15/10/2011

Cartas de Lisboa XIV

Desço na estação de comboios e as caras que me esperam parecem comiseradas pelo medo, ansiedade e secreto desespero face a tudo isto. Sentimo-nos um país esquecido por Deus. Falamos em luta, falamos em guerra aberta sem trincheiras nem sangue, falamos em tempos de mudança que nos rasgam e nos levam para sempre a felicidade pachorrenta de que sempre fomos feitos.

A televisão mortifica-me. Sinto o tremor que nos chega aos ossos ficar mais audível. Os problemas somam-se e ficámos todos sem tempo para nos apaixonarmos. O que vamos nós fazer. Para onde vamos nós fugir. Eu já tentei ir e não voltar, mas os muros vêm sempre atrás de nós. Preciso de um pouco de fé. De alegria imprudente e simples, da franca ignorância de quem viverá feliz sem subsídio de férias. E os problemas somam-se e já não é apenas economia, já não são apenas carteiras vazias, não apenas a fria e inegável ausência de alternativas. É a depressão de ricos e pobres, as vidas vazias que levamos de empurrão no passar sistemático das semanas, a injecção de responsabilidade e a fatalidade de sentir que, no final de mais um mês, não respiras, mas vês tudo ruir, tudo falhar.

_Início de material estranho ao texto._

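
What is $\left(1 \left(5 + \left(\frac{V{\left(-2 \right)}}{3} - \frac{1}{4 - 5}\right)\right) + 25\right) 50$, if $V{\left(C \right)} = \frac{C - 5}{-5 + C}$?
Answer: $\frac{4700}{3} \approx 1566.7$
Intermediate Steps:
$V{\left(C \right)} = 1$ ($V{\left(C \right)} = \frac{-5 + C}{-5 + C} = 1$)
$\left(1 \left(5 + \left(\frac{V{\left(-2 \right)}}{3} - \frac{1}{4 - 5}\right)\right) + 25\right) 50 = \left(1 \left(5 - \left(- \frac{1}{3} + \frac{1}{4 - 5}\right)\right) + 25\right) 50 = \left(1 \left(5 + \left(1 \cdot \frac{1}{3} - \frac{1}{-1}\right)\right) + 25\right) 50 = \left(1 \left(5 + \left(\frac{1}{3} - -1\right)\right) + 25\right) 50 = \left(1 \left(5 + \left(\frac{1}{3} + 1\right)\right) + 25\right) 50 = \left(1 \left(5 + \frac{4}{3}\right) + 25\right) 50 = \left(1 \cdot \frac{19}{3} + 25\right) 50 = \left(\frac{19}{3} + 25\right) 50 = \frac{94}{3} \cdot 50 = \frac{4700}{3}$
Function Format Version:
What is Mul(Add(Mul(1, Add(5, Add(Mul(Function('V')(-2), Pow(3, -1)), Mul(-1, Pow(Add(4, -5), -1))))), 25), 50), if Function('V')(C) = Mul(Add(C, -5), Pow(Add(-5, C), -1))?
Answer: Rational(4700, 3) ≈ 1566.7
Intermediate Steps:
Function('V')(C) = 1 (Function('V')(C) = Mul(Add(-5, C), Pow(Add(-5, C), -1)) = 1)
Mul(Add(Mul(1, Add(5, Add(Mul(Function('V')(-2), Pow(3, -1)), Mul(-1, Pow(Add(4, -5), -1))))), 25), 50) = Mul(Add(Mul(1, Add(5, Add(Mul(1, Pow(3, -1)), Mul(-1, Pow(Add(4, -5), -1))))), 25), 50) = Mul(Add(Mul(1, Add(5, Add(Mul(1, Rational(1, 3)), Mul(-1, Pow(-1, -1))))), 25), 50) = Mul(Add(Mul(1, Add(5, Add(Rational(1, 3), Mul(-1, -1)))), 25), 50) = Mul(Add(Mul(1, Add(5, Add(Rational(1, 3), 1))), 25), 50) = Mul(Add(Mul(1, Add(5, Rational(4, 3))), 25), 50) = Mul(Add(Mul(1, Rational(19, 3)), 25), 50) = Mul(Add(Rational(19, 3), 25), 50) = Mul(Rational(94, 3), 50) = Rational(4700, 3)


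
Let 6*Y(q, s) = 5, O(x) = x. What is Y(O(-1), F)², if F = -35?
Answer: 25/36 ≈ 0.69444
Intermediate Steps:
Y(q, s) = ⅚ (Y(q, s) = (⅙)*5 = ⅚)
Y(O(-1), F)² = (⅚)² = 25/36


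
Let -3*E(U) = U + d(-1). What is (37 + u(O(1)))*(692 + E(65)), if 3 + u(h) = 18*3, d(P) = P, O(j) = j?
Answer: 177056/3 ≈ 59019.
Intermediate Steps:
u(h) = 51 (u(h) = -3 + 18*3 = -3 + 54 = 51)
E(U) = ⅓ - U/3 (E(U) = -(U - 1)/3 = -(-1 + U)/3 = ⅓ - U/3)
(37 + u(O(1)))*(692 + E(65)) = (37 + 51)*(692 + (⅓ - ⅓*65)) = 88*(692 + (⅓ - 65/3)) = 88*(692 - 64/3) = 88*(2012/3) = 177056/3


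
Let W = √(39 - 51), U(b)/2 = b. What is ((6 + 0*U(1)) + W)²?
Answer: 24 + 24*I*√3 ≈ 24.0 + 41.569*I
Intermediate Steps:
U(b) = 2*b
W = 2*I*√3 (W = √(-12) = 2*I*√3 ≈ 3.4641*I)
((6 + 0*U(1)) + W)² = ((6 + 0*(2*1)) + 2*I*√3)² = ((6 + 0*2) + 2*I*√3)² = ((6 + 0) + 2*I*√3)² = (6 + 2*I*√3)²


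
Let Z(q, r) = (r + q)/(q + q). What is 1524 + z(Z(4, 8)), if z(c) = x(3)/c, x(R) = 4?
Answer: 4580/3 ≈ 1526.7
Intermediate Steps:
Z(q, r) = (q + r)/(2*q) (Z(q, r) = (q + r)/((2*q)) = (q + r)*(1/(2*q)) = (q + r)/(2*q))
z(c) = 4/c
1524 + z(Z(4, 8)) = 1524 + 4/(((1/2)*(4 + 8)/4)) = 1524 + 4/(((1/2)*(1/4)*12)) = 1524 + 4/(3/2) = 1524 + 4*(2/3) = 1524 + 8/3 = 4580/3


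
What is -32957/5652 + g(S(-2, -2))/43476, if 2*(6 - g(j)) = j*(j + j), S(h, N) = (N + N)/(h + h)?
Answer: -29850214/5119299 ≈ -5.8309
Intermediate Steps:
S(h, N) = N/h (S(h, N) = (2*N)/((2*h)) = (2*N)*(1/(2*h)) = N/h)
g(j) = 6 - j² (g(j) = 6 - j*(j + j)/2 = 6 - j*2*j/2 = 6 - j²)
-32957/5652 + g(S(-2, -2))/43476 = -32957/5652 + (6 - (-2/(-2))²)/43476 = -32957*1/5652 + (6 - (-2*(-½))²)*(1/43476) = -32957/5652 + (6 - 1*1²)*(1/43476) = -32957/5652 + (6 - 1*1)*(1/43476) = -32957/5652 + (6 - 1)*(1/43476) = -32957/5652 + 5*(1/43476) = -32957/5652 + 5/43476 = -29850214/5119299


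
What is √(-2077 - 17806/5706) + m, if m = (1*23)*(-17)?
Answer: -391 + 2*I*√470315782/951 ≈ -391.0 + 45.608*I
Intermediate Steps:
m = -391 (m = 23*(-17) = -391)
√(-2077 - 17806/5706) + m = √(-2077 - 17806/5706) - 391 = √(-2077 - 17806*1/5706) - 391 = √(-2077 - 8903/2853) - 391 = √(-5934584/2853) - 391 = 2*I*√470315782/951 - 391 = -391 + 2*I*√470315782/951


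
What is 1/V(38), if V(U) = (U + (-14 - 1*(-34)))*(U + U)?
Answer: 1/4408 ≈ 0.00022686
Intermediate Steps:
V(U) = 2*U*(20 + U) (V(U) = (U + (-14 + 34))*(2*U) = (U + 20)*(2*U) = (20 + U)*(2*U) = 2*U*(20 + U))
1/V(38) = 1/(2*38*(20 + 38)) = 1/(2*38*58) = 1/4408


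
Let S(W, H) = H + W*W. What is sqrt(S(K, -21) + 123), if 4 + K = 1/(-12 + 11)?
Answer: sqrt(127) ≈ 11.269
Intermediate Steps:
K = -5 (K = -4 + 1/(-12 + 11) = -4 + 1/(-1) = -4 - 1 = -5)
S(W, H) = H + W**2
sqrt(S(K, -21) + 123) = sqrt((-21 + (-5)**2) + 123) = sqrt((-21 + 25) + 123) = sqrt(4 + 123) = sqrt(127)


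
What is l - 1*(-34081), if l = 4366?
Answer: 38447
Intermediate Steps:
l - 1*(-34081) = 4366 - 1*(-34081) = 4366 + 34081 = 38447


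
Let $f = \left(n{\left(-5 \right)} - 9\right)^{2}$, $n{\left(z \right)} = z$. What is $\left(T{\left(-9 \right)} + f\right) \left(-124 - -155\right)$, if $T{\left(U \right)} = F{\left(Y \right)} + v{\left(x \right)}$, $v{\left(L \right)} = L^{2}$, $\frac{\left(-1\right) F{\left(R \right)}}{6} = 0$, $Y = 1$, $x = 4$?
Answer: $6572$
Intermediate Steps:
$F{\left(R \right)} = 0$ ($F{\left(R \right)} = \left(-6\right) 0 = 0$)
$f = 196$ ($f = \left(-5 - 9\right)^{2} = \left(-14\right)^{2} = 196$)
$T{\left(U \right)} = 16$ ($T{\left(U \right)} = 0 + 4^{2} = 0 + 16 = 16$)
$\left(T{\left(-9 \right)} + f\right) \left(-124 - -155\right) = \left(16 + 196\right) \left(-124 - -155\right) = 212 \left(-124 + 155\right) = 212 \cdot 31 = 6572$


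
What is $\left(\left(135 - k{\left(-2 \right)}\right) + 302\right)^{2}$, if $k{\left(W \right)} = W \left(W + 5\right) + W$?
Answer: $198025$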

Tenho a vida suspensa por dois fios de nylon. 1000 euros e uma vergonha imensa de me perder onde ninguém se perde, já nem sei se por culpa minha se por erro burocrático. Não sei onde estarei em 48 horas. Quero dormir sem pesadelos. Quero acordar com soluções. Portugal mete-me medo e eu sinto-me trancada aqui dentro porque não tenho dinheiro, porque sou portuguesa e porque não sou competente.

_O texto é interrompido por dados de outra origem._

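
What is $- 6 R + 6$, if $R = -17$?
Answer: $108$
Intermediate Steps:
$- 6 R + 6 = \left(-6\right) \left(-17\right) + 6 = 102 + 6 = 108$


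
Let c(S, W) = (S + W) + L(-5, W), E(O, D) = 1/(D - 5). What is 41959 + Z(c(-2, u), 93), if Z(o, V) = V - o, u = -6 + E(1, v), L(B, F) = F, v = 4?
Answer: 42068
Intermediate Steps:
E(O, D) = 1/(-5 + D)
u = -7 (u = -6 + 1/(-5 + 4) = -6 + 1/(-1) = -6 - 1 = -7)
c(S, W) = S + 2*W (c(S, W) = (S + W) + W = S + 2*W)
41959 + Z(c(-2, u), 93) = 41959 + (93 - (-2 + 2*(-7))) = 41959 + (93 - (-2 - 14)) = 41959 + (93 - 1*(-16)) = 41959 + (93 + 16) = 41959 + 109 = 42068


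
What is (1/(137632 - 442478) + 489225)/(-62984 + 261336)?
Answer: 149138284349/60466813792 ≈ 2.4664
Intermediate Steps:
(1/(137632 - 442478) + 489225)/(-62984 + 261336) = (1/(-304846) + 489225)/198352 = (-1/304846 + 489225)*(1/198352) = (149138284349/304846)*(1/198352) = 149138284349/60466813792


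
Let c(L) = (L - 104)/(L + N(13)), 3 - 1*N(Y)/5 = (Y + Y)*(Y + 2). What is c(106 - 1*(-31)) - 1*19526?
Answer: -35107781/1798 ≈ -19526.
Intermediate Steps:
N(Y) = 15 - 10*Y*(2 + Y) (N(Y) = 15 - 5*(Y + Y)*(Y + 2) = 15 - 5*2*Y*(2 + Y) = 15 - 10*Y*(2 + Y))
c(L) = (-104 + L)/(-1935 + L) (c(L) = (L - 104)/(L + (15 - 20*13 - 10*13**2)) = (-104 + L)/(L + (15 - 260 - 10*169)) = (-104 + L)/(L + (15 - 260 - 1690)) = (-104 + L)/(L - 1935) = (-104 + L)/(-1935 + L))
c(106 - 1*(-31)) - 1*19526 = (-104 + (106 - 1*(-31)))/(-1935 + (106 - 1*(-31))) - 1*19526 = (-104 + (106 + 31))/(-1935 + (106 + 31)) - 19526 = (-104 + 137)/(-1935 + 137) - 19526 = 33/(-1798) - 19526 = -1/1798*33 - 19526 = -33/1798 - 19526 = -35107781/1798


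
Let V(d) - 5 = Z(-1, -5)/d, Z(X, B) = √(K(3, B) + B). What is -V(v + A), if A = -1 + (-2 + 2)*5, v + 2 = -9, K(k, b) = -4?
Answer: -5 + I/4 ≈ -5.0 + 0.25*I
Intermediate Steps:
v = -11 (v = -2 - 9 = -11)
A = -1 (A = -1 + 0*5 = -1 + 0 = -1)
Z(X, B) = √(-4 + B)
V(d) = 5 + 3*I/d (V(d) = 5 + √(-4 - 5)/d = 5 + √(-9)/d = 5 + (3*I)/d = 5 + 3*I/d)
-V(v + A) = -(5 + 3*I/(-11 - 1)) = -(5 + 3*I/(-12)) = -(5 + 3*I*(-1/12)) = -(5 - I/4) = -5 + I/4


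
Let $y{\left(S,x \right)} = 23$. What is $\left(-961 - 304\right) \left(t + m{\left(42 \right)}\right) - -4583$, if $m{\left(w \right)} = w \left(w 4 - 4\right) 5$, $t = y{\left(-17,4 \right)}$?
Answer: $-43591112$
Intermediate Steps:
$t = 23$
$m{\left(w \right)} = 5 w \left(-4 + 4 w\right)$ ($m{\left(w \right)} = w \left(4 w - 4\right) 5 = w \left(-4 + 4 w\right) 5 = 5 w \left(-4 + 4 w\right)$)
$\left(-961 - 304\right) \left(t + m{\left(42 \right)}\right) - -4583 = \left(-961 - 304\right) \left(23 + 20 \cdot 42 \left(-1 + 42\right)\right) - -4583 = - 1265 \left(23 + 20 \cdot 42 \cdot 41\right) + 4583 = - 1265 \left(23 + 34440\right) + 4583 = \left(-1265\right) 34463 + 4583 = -43595695 + 4583 = -43591112$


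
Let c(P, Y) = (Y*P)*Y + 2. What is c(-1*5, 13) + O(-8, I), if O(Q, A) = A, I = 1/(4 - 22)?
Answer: -15175/18 ≈ -843.06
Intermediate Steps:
I = -1/18 (I = 1/(-18) = -1/18 ≈ -0.055556)
c(P, Y) = 2 + P*Y² (c(P, Y) = (P*Y)*Y + 2 = P*Y² + 2 = 2 + P*Y²)
c(-1*5, 13) + O(-8, I) = (2 - 1*5*13²) - 1/18 = (2 - 5*169) - 1/18 = (2 - 845) - 1/18 = -843 - 1/18 = -15175/18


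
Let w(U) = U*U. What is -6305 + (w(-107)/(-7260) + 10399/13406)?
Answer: -306864127177/48663780 ≈ -6305.8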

Escrever foi um vício de que abdiquei. Já não sei o que é certo, o que é errado e o que são lapsos de sorte. A autonomia de uma vida adulta causa-me vertigens e dou por mim deitada em demasiados planos que me façam fugir de tudo isto. Eu juro que tentei fazer as coisas bem. Eu juro que tentei ser melhor. Porque é que correu mal?

01/10/2011

Cartas de Lisboa XIII


jour de pluie. by ~moumine

As coisas ficam estranhas quando no balanço do teu regresso a casa (?) o teu coração parou, tornaste-te uma jornalista nas horas vagas, os teus amigos viraram-te as costas por seres empática demais e as tuas redes sociais estão em francês. Estás outra vez de partida, tens francamente demasiados projectos que não partilhas com ninguém e há mais estrangeiros que te abraçam na rua do que as boas memórias que te ficaram de Portugal.

As coisas ficam estranhas quando, no balanço de um regresso ao passado, os problemas repetem-se, tu ficas doente e a vida parece feita de últimos fôlegos que não queres perder – porque parar é morrer e tudo o resto na tua vida há muito que não respira.

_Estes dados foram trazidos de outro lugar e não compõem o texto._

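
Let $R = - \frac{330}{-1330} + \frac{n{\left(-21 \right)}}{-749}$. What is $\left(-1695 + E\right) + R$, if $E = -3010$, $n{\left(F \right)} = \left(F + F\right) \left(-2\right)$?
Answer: $- \frac{66954920}{14231} \approx -4704.9$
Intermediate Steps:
$n{\left(F \right)} = - 4 F$ ($n{\left(F \right)} = 2 F \left(-2\right) = - 4 F$)
$R = \frac{1935}{14231}$ ($R = - \frac{330}{-1330} + \frac{\left(-4\right) \left(-21\right)}{-749} = \left(-330\right) \left(- \frac{1}{1330}\right) + 84 \left(- \frac{1}{749}\right) = \frac{33}{133} - \frac{12}{107} = \frac{1935}{14231} \approx 0.13597$)
$\left(-1695 + E\right) + R = \left(-1695 - 3010\right) + \frac{1935}{14231} = -4705 + \frac{1935}{14231} = - \frac{66954920}{14231}$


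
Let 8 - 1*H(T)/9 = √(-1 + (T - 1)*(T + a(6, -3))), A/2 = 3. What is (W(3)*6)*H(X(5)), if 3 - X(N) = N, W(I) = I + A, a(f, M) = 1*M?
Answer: 3888 - 486*√14 ≈ 2069.6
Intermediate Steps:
a(f, M) = M
A = 6 (A = 2*3 = 6)
W(I) = 6 + I (W(I) = I + 6 = 6 + I)
X(N) = 3 - N
H(T) = 72 - 9*√(-1 + (-1 + T)*(-3 + T)) (H(T) = 72 - 9*√(-1 + (T - 1)*(T - 3)) = 72 - 9*√(-1 + (-1 + T)*(-3 + T)))
(W(3)*6)*H(X(5)) = ((6 + 3)*6)*(72 - 9*√(2 + (3 - 1*5)² - 4*(3 - 1*5))) = (9*6)*(72 - 9*√(2 + (3 - 5)² - 4*(3 - 5))) = 54*(72 - 9*√(2 + (-2)² - 4*(-2))) = 54*(72 - 9*√(2 + 4 + 8)) = 54*(72 - 9*√14) = 3888 - 486*√14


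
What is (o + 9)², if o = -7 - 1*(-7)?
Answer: 81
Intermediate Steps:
o = 0 (o = -7 + 7 = 0)
(o + 9)² = (0 + 9)² = 9² = 81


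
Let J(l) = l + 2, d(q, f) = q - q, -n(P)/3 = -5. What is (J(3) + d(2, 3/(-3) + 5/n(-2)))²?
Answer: 25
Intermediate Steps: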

Sabes que as coisas se tornaram estranhas quando os homens da tua vida te usaram e que tu os usaste e que não és capaz de acreditar em coisa nenhuma porque o homem que tu querias é feito de horizontes fechados, gosta de meninas magrinhas e tontas, e tudo isto se tornou num lugar-comum, como quando ambos tinhamos 15 anos. E tu tens a certeza que és no mínimo um 8 na cama.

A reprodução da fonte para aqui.